Apparently I have a complicated prescription - or at least, that's the line when I say 'how much??!!!' to each preposterous lens bill. Very short-sighted with astigmatism, I have to pay extra to get the lenses made thin enough not to look comical. Since last year I have had to resort to varifocals for reading (the alternative was to carry around a long pole with a bookstand on the end of it). And then one has to find frames. Surely it's just a matter of taste? Oh, no...it seems my ears are too near the top of my head. And my nose is hardly there at all. The net effect is that I look straight over the top of most frames. Every time I try around 60 different frames, squinting into a mirror that I can barely see through the totally useless lens-free specs, only to reasise that my true choice is between That One and This One - the only 2 pairs in the shop designed for mutant ears and invisible noses.
When I first donned my new pair of varifocals last year I was invited to read something. Definitely better; so long as I held the book tight against my body, kept my head erect and looked down. Well, that's normal. I then looked across the street at a shop sign..which was totally blurred. I was told I had to get used to them, but should return if I really felt things weren't right.
Now, you need to know that I am an idiot. I knew I should go back, within a month. Instead, I went on holiday, and then...sort of forgot...only not really, because things obviously weren't right...particularly the way the TV screen went 3D every time both red and blue were major features of the picture....nor the way I had to manually lift my spectacles in order to read at distance...but I accepted what was given me, by experts. I thought, that's how life is. And it's fuzzy.

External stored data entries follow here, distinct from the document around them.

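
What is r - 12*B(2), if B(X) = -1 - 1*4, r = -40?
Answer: 20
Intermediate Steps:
B(X) = -5 (B(X) = -1 - 4 = -5)
r - 12*B(2) = -40 - 12*(-5) = -40 + 60 = 20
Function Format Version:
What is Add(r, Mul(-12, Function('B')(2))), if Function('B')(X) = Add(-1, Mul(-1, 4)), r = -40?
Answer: 20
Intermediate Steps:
Function('B')(X) = -5 (Function('B')(X) = Add(-1, -4) = -5)
Add(r, Mul(-12, Function('B')(2))) = Add(-40, Mul(-12, -5)) = Add(-40, 60) = 20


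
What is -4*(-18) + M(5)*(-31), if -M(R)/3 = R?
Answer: 537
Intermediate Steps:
M(R) = -3*R
-4*(-18) + M(5)*(-31) = -4*(-18) - 3*5*(-31) = 72 - 15*(-31) = 72 + 465 = 537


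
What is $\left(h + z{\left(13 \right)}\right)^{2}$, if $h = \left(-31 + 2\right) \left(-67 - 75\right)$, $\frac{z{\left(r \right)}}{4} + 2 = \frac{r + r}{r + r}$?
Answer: $16924996$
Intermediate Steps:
$z{\left(r \right)} = -4$ ($z{\left(r \right)} = -8 + 4 \frac{r + r}{r + r} = -8 + 4 \frac{2 r}{2 r} = -8 + 4 \cdot 2 r \frac{1}{2 r} = -8 + 4 \cdot 1 = -8 + 4 = -4$)
$h = 4118$ ($h = \left(-29\right) \left(-142\right) = 4118$)
$\left(h + z{\left(13 \right)}\right)^{2} = \left(4118 - 4\right)^{2} = 4114^{2} = 16924996$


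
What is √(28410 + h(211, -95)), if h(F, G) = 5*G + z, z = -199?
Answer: 2*√6934 ≈ 166.54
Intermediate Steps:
h(F, G) = -199 + 5*G (h(F, G) = 5*G - 199 = -199 + 5*G)
√(28410 + h(211, -95)) = √(28410 + (-199 + 5*(-95))) = √(28410 + (-199 - 475)) = √(28410 - 674) = √27736 = 2*√6934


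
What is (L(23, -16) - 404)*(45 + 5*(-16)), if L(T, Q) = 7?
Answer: 13895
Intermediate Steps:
(L(23, -16) - 404)*(45 + 5*(-16)) = (7 - 404)*(45 + 5*(-16)) = -397*(45 - 80) = -397*(-35) = 13895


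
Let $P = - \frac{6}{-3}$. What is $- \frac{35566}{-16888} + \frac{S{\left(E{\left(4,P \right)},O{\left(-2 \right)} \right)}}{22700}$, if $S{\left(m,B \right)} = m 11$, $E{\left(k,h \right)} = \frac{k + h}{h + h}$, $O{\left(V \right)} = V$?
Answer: $\frac{201906713}{95839400} \approx 2.1067$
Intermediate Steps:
$P = 2$ ($P = \left(-6\right) \left(- \frac{1}{3}\right) = 2$)
$E{\left(k,h \right)} = \frac{h + k}{2 h}$
$S{\left(m,B \right)} = 11 m$
$- \frac{35566}{-16888} + \frac{S{\left(E{\left(4,P \right)},O{\left(-2 \right)} \right)}}{22700} = - \frac{35566}{-16888} + \frac{11 \frac{2 + 4}{2 \cdot 2}}{22700} = \left(-35566\right) \left(- \frac{1}{16888}\right) + 11 \cdot \frac{1}{2} \cdot \frac{1}{2} \cdot 6 \cdot \frac{1}{22700} = \frac{17783}{8444} + 11 \cdot \frac{3}{2} \cdot \frac{1}{22700} = \frac{17783}{8444} + \frac{33}{2} \cdot \frac{1}{22700} = \frac{17783}{8444} + \frac{33}{45400} = \frac{201906713}{95839400}$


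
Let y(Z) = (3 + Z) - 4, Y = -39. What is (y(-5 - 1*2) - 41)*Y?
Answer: 1911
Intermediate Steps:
y(Z) = -1 + Z
(y(-5 - 1*2) - 41)*Y = ((-1 + (-5 - 1*2)) - 41)*(-39) = ((-1 + (-5 - 2)) - 41)*(-39) = ((-1 - 7) - 41)*(-39) = (-8 - 41)*(-39) = -49*(-39) = 1911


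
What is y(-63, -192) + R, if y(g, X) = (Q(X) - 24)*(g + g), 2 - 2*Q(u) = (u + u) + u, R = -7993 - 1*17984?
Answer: -59367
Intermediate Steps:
R = -25977 (R = -7993 - 17984 = -25977)
Q(u) = 1 - 3*u/2 (Q(u) = 1 - ((u + u) + u)/2 = 1 - (2*u + u)/2 = 1 - 3*u/2)
y(g, X) = 2*g*(-23 - 3*X/2) (y(g, X) = ((1 - 3*X/2) - 24)*(g + g) = (-23 - 3*X/2)*(2*g) = 2*g*(-23 - 3*X/2))
y(-63, -192) + R = -1*(-63)*(46 + 3*(-192)) - 25977 = -1*(-63)*(46 - 576) - 25977 = -1*(-63)*(-530) - 25977 = -33390 - 25977 = -59367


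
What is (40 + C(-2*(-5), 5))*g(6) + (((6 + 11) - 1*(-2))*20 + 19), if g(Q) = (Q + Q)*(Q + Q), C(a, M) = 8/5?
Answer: 31947/5 ≈ 6389.4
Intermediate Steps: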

I returned for an annual sight test 2 weeks ago. My reading prescription had changed, so new lenses were suggested. So then I mentioned some of these other problems. The staff all looked slightly incredulous, and agreed to send the lenses off for testing. And guess what? I just got a call to say they were wrong, all this time.
So now I'm looking forward to finding out if life could become a bit sharper. A bit brighter. A bit flatter, in certain circumstances - having Ian Hislop jump out of the TV at me was a little surprising. And perhaps, just for once, I won't have to fork out for the pleasure.